You see, it's all about buying stuff. We love stuff. We love stuff so much that we buy stuff just to hang off the other stuff we've bought. The minute newer stuff gets released, we ditch our old stuff and buy the new stuff. Because if a friend called over to your house, he would notice if you didn't have the newest stuff, and that would just be embarrassing.
At 11am, Lucy McGovern, a 20-year-old student from Stillorgan, was embarking on a day of shopping. She didn't realise that it was Buy Nothing Day. Didn't really see the point, to be honest. She loves stuff.

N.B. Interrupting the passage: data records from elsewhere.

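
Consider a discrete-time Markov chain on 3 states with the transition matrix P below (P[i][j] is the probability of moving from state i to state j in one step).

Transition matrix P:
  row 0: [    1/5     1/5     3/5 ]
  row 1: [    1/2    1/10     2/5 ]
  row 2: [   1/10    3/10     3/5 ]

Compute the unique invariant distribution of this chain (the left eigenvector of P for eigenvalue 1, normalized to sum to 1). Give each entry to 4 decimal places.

Balance equations π_j = Σ_i π_i·P[i][j]:
  π_0 = 1/5·π_0 + 1/2·π_1 + 1/10·π_2
  π_1 = 1/5·π_0 + 1/10·π_1 + 3/10·π_2
  normalize: π_0 + π_1 + π_2 = 1
Solving the linear system gives exactly π = [3/14, 13/56, 31/56].

π = [0.2143, 0.2321, 0.5536]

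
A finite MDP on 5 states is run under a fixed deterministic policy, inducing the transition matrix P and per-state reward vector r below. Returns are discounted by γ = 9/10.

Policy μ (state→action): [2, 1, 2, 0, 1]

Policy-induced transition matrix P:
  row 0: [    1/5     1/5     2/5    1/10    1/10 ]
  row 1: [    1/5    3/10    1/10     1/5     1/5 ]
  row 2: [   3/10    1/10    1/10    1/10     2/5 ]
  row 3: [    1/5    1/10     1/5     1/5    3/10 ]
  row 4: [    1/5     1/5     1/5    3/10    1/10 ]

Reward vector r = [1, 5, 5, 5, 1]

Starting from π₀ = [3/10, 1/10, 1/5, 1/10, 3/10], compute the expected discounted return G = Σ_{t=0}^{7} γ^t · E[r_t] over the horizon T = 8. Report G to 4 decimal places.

t=0: π = [0.3000, 0.1000, 0.2000, 0.1000, 0.3000], E[r] = 2.6000, γ^t·E[r] = 2.600000, running G = 2.600000
t=1: π = [0.2200, 0.1800, 0.2300, 0.1800, 0.1900], E[r] = 3.3600, γ^t·E[r] = 3.024000, running G = 5.624000
t=2: π = [0.2230, 0.1770, 0.2030, 0.1740, 0.2230], E[r] = 3.2160, γ^t·E[r] = 2.604960, running G = 8.228960
t=3: π = [0.2203, 0.1800, 0.2066, 0.1797, 0.2134], E[r] = 3.2652, γ^t·E[r] = 2.380331, running G = 10.609291
t=4: π = [0.2207, 0.1794, 0.2054, 0.1787, 0.2159], E[r] = 3.2537, γ^t·E[r] = 2.134739, running G = 12.744030
t=5: π = [0.2205, 0.1795, 0.2057, 0.1790, 0.2153], E[r] = 3.2567, γ^t·E[r] = 1.923044, running G = 14.667074
t=6: π = [0.2206, 0.1795, 0.2056, 0.1789, 0.2154], E[r] = 3.2560, γ^t·E[r] = 1.730346, running G = 16.397420
t=7: π = [0.2206, 0.1795, 0.2056, 0.1789, 0.2154], E[r] = 3.2561, γ^t·E[r] = 1.557399, running G = 17.954819

G = 17.9548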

"I've never heard of Buy Nothing Day", she said. "I come out here a lot at the weekends. I want to have a look around for clothes for Christmas."

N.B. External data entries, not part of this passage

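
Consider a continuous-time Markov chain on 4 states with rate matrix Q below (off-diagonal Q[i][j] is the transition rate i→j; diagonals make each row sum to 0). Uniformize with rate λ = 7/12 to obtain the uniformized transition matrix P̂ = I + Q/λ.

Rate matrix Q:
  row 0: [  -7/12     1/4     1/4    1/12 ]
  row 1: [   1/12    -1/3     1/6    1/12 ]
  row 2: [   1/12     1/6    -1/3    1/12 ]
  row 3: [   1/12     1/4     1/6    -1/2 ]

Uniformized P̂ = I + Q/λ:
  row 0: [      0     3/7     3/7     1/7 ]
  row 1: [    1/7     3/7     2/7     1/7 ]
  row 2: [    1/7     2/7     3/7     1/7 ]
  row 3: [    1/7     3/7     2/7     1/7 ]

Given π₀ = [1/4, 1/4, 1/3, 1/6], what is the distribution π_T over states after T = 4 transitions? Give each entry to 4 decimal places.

π = [0.1251, 0.3779, 0.3542, 0.1429]

t=0: π = [0.2500, 0.2500, 0.3333, 0.1667]
t=1: π = [0.1071, 0.3810, 0.3690, 0.1429]
t=2: π = [0.1276, 0.3759, 0.3537, 0.1429]
t=3: π = [0.1246, 0.3780, 0.3545, 0.1429]
t=4: π = [0.1251, 0.3779, 0.3542, 0.1429]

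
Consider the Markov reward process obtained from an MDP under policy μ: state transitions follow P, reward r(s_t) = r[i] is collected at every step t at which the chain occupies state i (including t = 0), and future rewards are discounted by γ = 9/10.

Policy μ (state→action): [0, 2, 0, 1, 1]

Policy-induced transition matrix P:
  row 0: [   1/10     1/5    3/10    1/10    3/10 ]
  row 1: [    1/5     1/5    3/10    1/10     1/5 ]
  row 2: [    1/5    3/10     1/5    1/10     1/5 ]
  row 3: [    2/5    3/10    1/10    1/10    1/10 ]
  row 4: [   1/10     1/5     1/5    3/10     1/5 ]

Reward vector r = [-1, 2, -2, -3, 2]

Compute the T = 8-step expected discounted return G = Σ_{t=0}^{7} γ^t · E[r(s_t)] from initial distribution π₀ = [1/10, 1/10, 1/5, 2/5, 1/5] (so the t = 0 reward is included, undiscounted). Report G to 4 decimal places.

G = -1.9492

t=0: π = [0.1000, 0.1000, 0.2000, 0.4000, 0.2000], E[r] = -1.1000, γ^t·E[r] = -1.100000, running G = -1.100000
t=1: π = [0.2500, 0.2600, 0.1800, 0.1400, 0.1700], E[r] = -0.1700, γ^t·E[r] = -0.153000, running G = -1.253000
t=2: π = [0.1860, 0.2320, 0.2370, 0.1340, 0.2110], E[r] = -0.1760, γ^t·E[r] = -0.142560, running G = -1.395560
t=3: π = [0.1871, 0.2371, 0.2284, 0.1422, 0.2052], E[r] = -0.1859, γ^t·E[r] = -0.135521, running G = -1.531081
t=4: π = [0.1892, 0.2371, 0.2282, 0.1410, 0.2045], E[r] = -0.1856, γ^t·E[r] = -0.121792, running G = -1.652873
t=5: π = [0.1888, 0.2369, 0.2285, 0.1409, 0.2048], E[r] = -0.1851, γ^t·E[r] = -0.109297, running G = -1.762170
t=6: π = [0.1888, 0.2369, 0.2285, 0.1410, 0.2048], E[r] = -0.1852, γ^t·E[r] = -0.098425, running G = -1.860596
t=7: π = [0.1888, 0.2369, 0.2285, 0.1410, 0.2048], E[r] = -0.1852, γ^t·E[r] = -0.088584, running G = -1.949180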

At the high-end department store, House of Fraser, staff member Jane Coen was rushed off her feet. It wasn't so much Buy Nothing Day as Buy Everything Day.
"It's beginning to get very busy now, with Christmas only around the corner", she said.
"By 1pm, you won't be able to get a car park space anywhere . . . the cars will be backed up for miles."
Galway city made perhaps the best effort to mark Buy Nothing Day, with free anticonsumerist film screenings and a barter fair among the events organised.
But maybe the shoppers are right to keep on shopping.
After all, the entire economy rests on the hope that the general public will continue to ignore their bank balances and keep spending money faster than they are earning it.
Those sunglasses that are being sold in the middle of November for 100 aren't just a symbol of shameless consumerism, they are an economic policy document; the handbag that bears a pricetag of what was once a decentsized mortgage isn't just an over-priced piece of leather, it is a pillar of this State as important as any Wolfe Tone speech.
And so the Celtic Tiger warriors march on, trudging their way through row after row of designer jeans and high-heeled boots, placing themselves further in debt for the good of the nation. Away with you, Buy Nothing Day heretics, the future of Erin depends on us.
But outside the Dundrum Town Centre, amid the latte drinkers and croissant eaters, three men stand holding buckets, collecting for a homeless charity. It's amazing how quickly the Celtic Tiger warriors forget where their wallets are.